Pimelea leucantha is a species of flowering plant in the family Thymelaeaceae and is endemic to near-coastal areas in the west of Western Australia. It is a shrub with linear to narrowly egg-shaped or narrowly elliptic leaves and clusters of white to pale yellow flowers surrounded by 4 or 6 egg-shaped involucral bracts.

==Description==
Pimelea leucantha is an erect shrub that typically grows to a height of 0.4–2 m and has a single stem at ground level. The leaves are mostly linear to narrowly egg-shaped or narrowly elliptic, 12–28 mm long and 1–5 mm wide on a petiole 0.5–1.2 mm long. The flowers are white to pale yellow and arranged in clusters on a peduncle 1–6 mm long. There are 4 or 6 pale yellowish green, often pink-tinged, egg-shaped involucral bracts 14–24 mm long and 6–14 mm wide around the flower clusters, each flower on a hairy pedicel 1.0–1.5 mm long. The sepals are 3.0–5.5 mm long, the narrow section of the floral tube 9–14 mm long, and the stamens usually shorter than the sepals. Flowering occurs from August to early November.

==Taxonomy==
Pimelea leucantha was first formally described in 1904 by Ludwig Diels in Botanische Jahrbücher für Systematik, Pflanzengeschichte und Pflanzengeographie.

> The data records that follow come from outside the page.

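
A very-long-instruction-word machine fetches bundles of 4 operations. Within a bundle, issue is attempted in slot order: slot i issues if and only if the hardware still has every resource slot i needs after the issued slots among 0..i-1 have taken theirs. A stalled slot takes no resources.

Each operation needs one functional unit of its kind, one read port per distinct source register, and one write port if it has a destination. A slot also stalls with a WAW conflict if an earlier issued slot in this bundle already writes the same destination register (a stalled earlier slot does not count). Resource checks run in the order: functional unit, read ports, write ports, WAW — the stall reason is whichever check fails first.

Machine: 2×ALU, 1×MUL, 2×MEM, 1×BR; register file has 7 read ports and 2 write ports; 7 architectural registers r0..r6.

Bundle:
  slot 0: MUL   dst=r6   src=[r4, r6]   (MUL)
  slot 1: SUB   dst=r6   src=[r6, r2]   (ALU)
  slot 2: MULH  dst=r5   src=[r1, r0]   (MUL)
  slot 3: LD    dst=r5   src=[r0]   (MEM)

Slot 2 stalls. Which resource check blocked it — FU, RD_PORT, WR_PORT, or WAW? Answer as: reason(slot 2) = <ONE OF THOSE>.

reason(slot 2) = FU

  0. MUL→r6 ⇒ go  {2A/0Mu/2Ld/1B | 5r 1w}
  1. ALU→r6 ⇒ no(WAW)  {2A/0Mu/2Ld/1B | 5r 1w}
  2. MUL→r5 ⇒ no(FU)  {2A/0Mu/2Ld/1B | 5r 1w}
  3. MEM→r5 ⇒ go  {2A/0Mu/1Ld/1B | 4r 0w}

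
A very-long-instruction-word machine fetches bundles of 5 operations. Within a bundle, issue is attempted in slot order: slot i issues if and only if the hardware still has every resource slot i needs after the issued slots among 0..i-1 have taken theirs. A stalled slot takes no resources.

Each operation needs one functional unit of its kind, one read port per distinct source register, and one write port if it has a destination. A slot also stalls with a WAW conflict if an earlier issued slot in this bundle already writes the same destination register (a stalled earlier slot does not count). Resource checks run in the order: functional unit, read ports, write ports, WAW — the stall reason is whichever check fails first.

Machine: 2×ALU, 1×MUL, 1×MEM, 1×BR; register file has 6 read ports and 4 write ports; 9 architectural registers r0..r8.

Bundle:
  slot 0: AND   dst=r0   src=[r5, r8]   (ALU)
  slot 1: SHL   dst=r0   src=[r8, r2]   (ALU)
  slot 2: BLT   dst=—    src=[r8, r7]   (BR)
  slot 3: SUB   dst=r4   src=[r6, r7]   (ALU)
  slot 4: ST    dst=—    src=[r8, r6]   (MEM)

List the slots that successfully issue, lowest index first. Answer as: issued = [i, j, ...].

slot 0 (ALU): ISSUE — free A1,Mu1,Ld1,B1 rp4 wp3
slot 1 (ALU): stall WAW — free A1,Mu1,Ld1,B1 rp4 wp3
slot 2 (BR): ISSUE — free A1,Mu1,Ld1,B0 rp2 wp3
slot 3 (ALU): ISSUE — free A0,Mu1,Ld1,B0 rp0 wp2
slot 4 (MEM): stall RD_PORT — free A0,Mu1,Ld1,B0 rp0 wp2

issued = [0, 2, 3]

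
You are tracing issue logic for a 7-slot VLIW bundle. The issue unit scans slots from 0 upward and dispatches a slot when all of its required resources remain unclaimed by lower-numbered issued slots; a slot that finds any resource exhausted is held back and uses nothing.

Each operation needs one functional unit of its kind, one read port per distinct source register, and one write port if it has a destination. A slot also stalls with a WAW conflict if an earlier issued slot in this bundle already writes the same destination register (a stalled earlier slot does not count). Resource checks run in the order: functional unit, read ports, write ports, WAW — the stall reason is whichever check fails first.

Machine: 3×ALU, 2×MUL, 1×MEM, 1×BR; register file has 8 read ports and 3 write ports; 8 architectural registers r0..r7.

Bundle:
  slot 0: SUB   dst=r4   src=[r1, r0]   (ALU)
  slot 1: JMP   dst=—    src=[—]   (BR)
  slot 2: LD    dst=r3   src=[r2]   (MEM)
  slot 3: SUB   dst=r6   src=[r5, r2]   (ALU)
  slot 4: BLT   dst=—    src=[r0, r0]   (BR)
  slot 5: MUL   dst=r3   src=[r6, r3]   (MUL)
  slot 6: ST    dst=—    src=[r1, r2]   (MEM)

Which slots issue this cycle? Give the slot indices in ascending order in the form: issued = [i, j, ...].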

The specific epithet (leucantha) means "white-flowered".

==Distribution and habitat==
This pimelea grows in deep sand, or in sand over rock mainly in jarrah or Banksia woodland in near coastal areas of Western Australia, from Tamala Station near Kalbarri to Nine Mile Lake Nature Reserve near Pinjarra, and extending inland as far as Three Springs, in the Avon Wheatbelt, Geraldton Sandplains, Swan Coastal Plain and Yalgoo bioregions.

==Conservation status==
Pimelea leucantha is listed as "not threatened" by the Government of Western Australia Department of Biodiversity, Conservation and Attractions.